Staffs gutted. Secrets stolen. A traitorous publisher forced to defend his actions in court. The future has never looked bleaker for the Star Tribune and the Pioneer Press.

"We only own one other block downtown, and we are about to invest a big piece of the cash we'll get from the sale of the other four blocks so we can move more of our people into that remaining block," Harte writes in an email to City Pages. "If we had wanted to include that block in the sale, we would have."

Regardless of the fate of the land, Avista has already created a near mutiny in the newsroom with its handling of the Par Ridder controversy.

"It hurt, it was outrageous," Weiner says. "Reporters were saying, 'He's toast, you've harmed the brand, you're toast.' If I were Mr. Avista, whoever that is, I would have fired him right there. Do you know what that would have done to morale in the newsroom?"

David Kern

Instead, Avista let Riddergate play out in the media and eventually the courtroom. The inexplicable loyalty to Ridder has fueled speculation that his family might have a financial stake in Avista. Tony Ridder, Par's father and the former chairman of Knight Ridder, has denied that the family has any connection to the private equity firm. And a recent New York Times article reported that "Par Ridder stated unequivocally that neither his father nor any other member of the Ridder family was part of Avista, and another person familiar with the deal to buy The Star Tribune concurred." (Par Ridder did not return calls for this story.)

Harte defends the embattled publisher, insisting that he's been treated unfairly by the media. "I'm frankly astounded at how many journalists are jumping to conclusions on the basis of allegations of a competitor who is obviously out to gain competitive advantage," he writes.

Avista claims that it's in the newspaper business for the long haul—Harte writes that he expects Avista to own the paper for "quite a while." But fears persist that the company bought the paper to cut costs and sell out within five years for a quick profit, something for which private equity firms are notorious.

"I think people were hopeful, waiting to see what Avista would be doing," says Weiner. "But after the big round of buyouts, it became clear that they wanted cuts. The dynamic changed."

Shortly after MediaNews acquired the Pioneer Press last August, William Dean Singleton paid a visit to the St. Paul newsroom. The CEO assured editorial staffers that he had no intention of shutting the paper down. "You're joining us because we want you," Singleton told employees, according to a story in the Pioneer Press. "We think there's a lot of opportunity here, and if we didn't want it, we wouldn't have bought it."

But employees had good reason to worry.

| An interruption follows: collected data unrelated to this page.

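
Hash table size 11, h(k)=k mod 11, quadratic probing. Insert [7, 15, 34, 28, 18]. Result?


Insertions: 7->slot 7; 15->slot 4; 34->slot 1; 28->slot 6; 18->slot 8
Table: [None, 34, None, None, 15, None, 28, 7, 18, None, None]


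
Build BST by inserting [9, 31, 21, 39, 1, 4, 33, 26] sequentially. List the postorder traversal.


Root = 9; build tree by BST insertion.
Postorder traversal: [4, 1, 26, 21, 33, 39, 31, 9]


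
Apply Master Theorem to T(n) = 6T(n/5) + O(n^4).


a=6, b=5, c=4. log_5(6)=1.113 < c=4. Case 3: O(n^c) = O(n^4)
Complexity: O(n^4)


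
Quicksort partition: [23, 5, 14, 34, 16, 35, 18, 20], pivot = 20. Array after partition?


Elements <= 20 go left of pivot.
Result: [5, 14, 16, 18, 20, 35, 34, 23], pivot at index 4


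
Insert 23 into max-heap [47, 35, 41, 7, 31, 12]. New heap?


Append 23: [47, 35, 41, 7, 31, 12, 23]
Bubble up: no swaps needed
Result: [47, 35, 41, 7, 31, 12, 23]


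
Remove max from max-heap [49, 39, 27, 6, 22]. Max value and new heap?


Max = 49
Replace root with last, heapify down
Resulting heap: [39, 22, 27, 6]


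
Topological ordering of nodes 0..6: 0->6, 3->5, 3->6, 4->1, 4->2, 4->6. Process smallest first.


Kahn's algorithm, process smallest node first
Order: [0, 3, 4, 1, 2, 5, 6]


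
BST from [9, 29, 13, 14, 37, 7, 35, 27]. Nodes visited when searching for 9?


BST root = 9
Search for 9: compare at each node
Path: [9]


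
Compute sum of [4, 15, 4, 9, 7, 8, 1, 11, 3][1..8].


Prefix sums: [0, 4, 19, 23, 32, 39, 47, 48, 59, 62]
Sum[1..8] = prefix[9] - prefix[1] = 62 - 4 = 58


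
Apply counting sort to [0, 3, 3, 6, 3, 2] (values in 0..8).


Count array: [1, 0, 1, 3, 0, 0, 1, 0, 0]
Reconstruct: [0, 2, 3, 3, 3, 6]


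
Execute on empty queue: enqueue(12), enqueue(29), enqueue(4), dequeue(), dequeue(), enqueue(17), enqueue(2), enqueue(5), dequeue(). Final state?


enqueue(12) -> [12]
enqueue(29) -> [12, 29]
enqueue(4) -> [12, 29, 4]
dequeue() returns 12 -> [29, 4]
dequeue() returns 29 -> [4]
enqueue(17) -> [4, 17]
enqueue(2) -> [4, 17, 2]
enqueue(5) -> [4, 17, 2, 5]
dequeue() returns 4 -> [17, 2, 5]
Final queue (front to back): [17, 2, 5]


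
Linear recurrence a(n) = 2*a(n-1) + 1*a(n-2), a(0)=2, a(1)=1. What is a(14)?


Build bottom-up:
...a(12)=25342, a(13)=61181, a(14)=2*61181+1*25342=147704


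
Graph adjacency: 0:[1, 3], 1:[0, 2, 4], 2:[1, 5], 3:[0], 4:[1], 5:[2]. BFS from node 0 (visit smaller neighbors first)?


BFS queue: start with [0]
Visit order: [0, 1, 3, 2, 4, 5]


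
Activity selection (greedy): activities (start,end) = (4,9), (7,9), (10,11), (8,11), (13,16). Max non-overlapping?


Greedy: pick earliest-ending, then skip overlaps.
Selected (3 activities): [(4, 9), (10, 11), (13, 16)]


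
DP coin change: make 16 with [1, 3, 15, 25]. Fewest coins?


dp[0]=0; dp[i]=1+min(dp[i-c] for c in coins)
...dp[11]=5, dp[12]=4, dp[13]=5, dp[14]=6, dp[15]=1, dp[16]=2
Minimum coins for 16 = 2


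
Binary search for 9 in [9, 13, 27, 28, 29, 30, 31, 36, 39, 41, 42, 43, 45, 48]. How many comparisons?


Search for 9:
[0,13] mid=6 arr[6]=31
[0,5] mid=2 arr[2]=27
[0,1] mid=0 arr[0]=9
Total: 3 comparisons


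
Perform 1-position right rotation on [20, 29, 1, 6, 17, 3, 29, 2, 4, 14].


Right rotate by 1: [14, 20, 29, 1, 6, 17, 3, 29, 2, 4]


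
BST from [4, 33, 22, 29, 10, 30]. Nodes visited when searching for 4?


BST root = 4
Search for 4: compare at each node
Path: [4]


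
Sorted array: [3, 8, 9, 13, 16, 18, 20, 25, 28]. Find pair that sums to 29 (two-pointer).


Two pointers: lo=0, hi=8
Found pair: (9, 20) summing to 29


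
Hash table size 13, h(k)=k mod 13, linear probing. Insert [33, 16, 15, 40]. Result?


Insertions: 33->slot 7; 16->slot 3; 15->slot 2; 40->slot 1
Table: [None, 40, 15, 16, None, None, None, 33, None, None, None, None, None]


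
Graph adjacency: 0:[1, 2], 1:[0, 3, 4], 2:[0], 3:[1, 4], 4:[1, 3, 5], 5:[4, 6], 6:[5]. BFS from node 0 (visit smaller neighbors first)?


BFS queue: start with [0]
Visit order: [0, 1, 2, 3, 4, 5, 6]


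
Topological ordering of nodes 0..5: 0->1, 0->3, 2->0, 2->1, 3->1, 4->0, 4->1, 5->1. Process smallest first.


Kahn's algorithm, process smallest node first
Order: [2, 4, 0, 3, 5, 1]


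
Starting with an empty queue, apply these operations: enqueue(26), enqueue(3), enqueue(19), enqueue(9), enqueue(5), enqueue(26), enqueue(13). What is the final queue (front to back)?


enqueue(26) -> [26]
enqueue(3) -> [26, 3]
enqueue(19) -> [26, 3, 19]
enqueue(9) -> [26, 3, 19, 9]
enqueue(5) -> [26, 3, 19, 9, 5]
enqueue(26) -> [26, 3, 19, 9, 5, 26]
enqueue(13) -> [26, 3, 19, 9, 5, 26, 13]
Final queue (front to back): [26, 3, 19, 9, 5, 26, 13]


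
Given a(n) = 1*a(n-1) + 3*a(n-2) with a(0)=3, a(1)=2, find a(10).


Build bottom-up:
...a(8)=1307, a(9)=2969, a(10)=1*2969+3*1307=6890


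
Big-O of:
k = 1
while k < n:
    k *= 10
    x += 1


Per nesting level: O(log n) = O(log n)
Complexity: O(log n)


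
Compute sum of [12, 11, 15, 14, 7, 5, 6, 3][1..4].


Prefix sums: [0, 12, 23, 38, 52, 59, 64, 70, 73]
Sum[1..4] = prefix[5] - prefix[1] = 59 - 12 = 47


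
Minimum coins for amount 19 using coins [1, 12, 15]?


dp[0]=0; dp[i]=1+min(dp[i-c] for c in coins)
...dp[14]=3, dp[15]=1, dp[16]=2, dp[17]=3, dp[18]=4, dp[19]=5
Minimum coins for 19 = 5


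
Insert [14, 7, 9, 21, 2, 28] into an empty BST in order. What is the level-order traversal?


Root = 14; build tree by BST insertion.
Level-Order traversal: [14, 7, 21, 2, 9, 28]


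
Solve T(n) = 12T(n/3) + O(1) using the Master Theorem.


a=12, b=3, c=0. log_3(12)=2.262 > c=0. Case 1: O(n^log_b(a)) = O(n^2.262)
Complexity: O(n^2.262)


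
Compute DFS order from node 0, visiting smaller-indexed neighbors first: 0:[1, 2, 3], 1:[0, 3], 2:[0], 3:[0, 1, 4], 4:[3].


DFS stack-based: start with [0]
Visit order: [0, 1, 3, 4, 2]


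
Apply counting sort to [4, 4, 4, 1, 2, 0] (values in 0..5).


Count array: [1, 1, 1, 0, 3, 0]
Reconstruct: [0, 1, 2, 4, 4, 4]


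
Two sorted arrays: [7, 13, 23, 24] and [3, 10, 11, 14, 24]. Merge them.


Compare heads, take smaller each step.
Merged: [3, 7, 10, 11, 13, 14, 23, 24, 24]


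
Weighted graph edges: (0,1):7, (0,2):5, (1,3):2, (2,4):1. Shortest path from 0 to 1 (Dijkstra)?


Dijkstra from 0:
Distances: {0: 0, 1: 7, 2: 5, 3: 9, 4: 6}
Shortest distance to 1 = 7, path = [0, 1]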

During more than three decades in the newspaper business, Singleton earned the nickname "Lean Dean"—a reference to his habit of trimming costs and employees. His checkered résumé includes shuttering the Fort Worth Press in 1975 and gutting the Trenton Times in the early '80s. In 1995, he sold the Houston Post to Hearst, which owned the newspaper's chief competitor, the Houston Chronicle, and immediately closed the newly acquired paper.

In the last decade, however, Singleton's reputation has undergone something of a rehabilitation. In 2001, he became chairman of the Newspaper Association of America and was named "Publisher of the Year" by Editor & Publisher magazine. He has earned plaudits for his stewardship of the chain's flagship paper, the Denver Post. Summing up the transformation, a 2003 profile in the Columbia Journalism Review called it "The Evolution of Dean Singleton."

But the ever-worsening economics of the newspaper industry have caused Lean Dean to revert to form recently. Last month, the Denver Post laid off seven newsroom employees. They joined 14 former editorial staffers who voluntarily took buyout packages.

In recent weeks, Pioneer Press employees have gotten a tutorial in the company's hardball labor-relations philosophy. Last month, contract negotiations began between Media-News and the 380 Pioneer Press employees represented by the Minnesota Newspaper Guild Typographical Union. (The current five-year labor deal expires at the end of this month.) The process has not been pretty. The initial proposal from MediaNews asked for a laundry list of concessions. Most seemed aimed at cutting costs and weakening the union. Under the proposal, all restrictions on hiring freelancers would be eliminated. Employees who work for online and niche publications would be excluded from union membership. Mileage reimbursement would be reduced by nearly a third, from 48.5 cents to 35 cents, at a time when gas prices have hit $3 a gallon. And in perhaps the most foreboding proposal, MediaNews wants to reduce severance pay from 38 weeks to just 12. More layoffs are clearly on the minds of management—last week brought word that 30 staff positions would be cut.

Alex Friedrich, a Pioneer Press reporter who sits on the union's bargaining committee, argues that the proposed changes would significantly undermine the newspaper's editorial integrity. "Do you really want some inexperienced freelancer covering a city council meeting?" he asks. "Ultimately, it's the people of these two cities who are going to have to live with the consequences."

Rick Edmonds, a newspaper analyst at the Poynter Institute, says that the bargaining behavior is vintage MediaNews. "That fits the pattern in San Jose and other places where MediaNews operates," he says. "They have typically come in looking for a lot of concessions in work rules and health care and those kinds of things."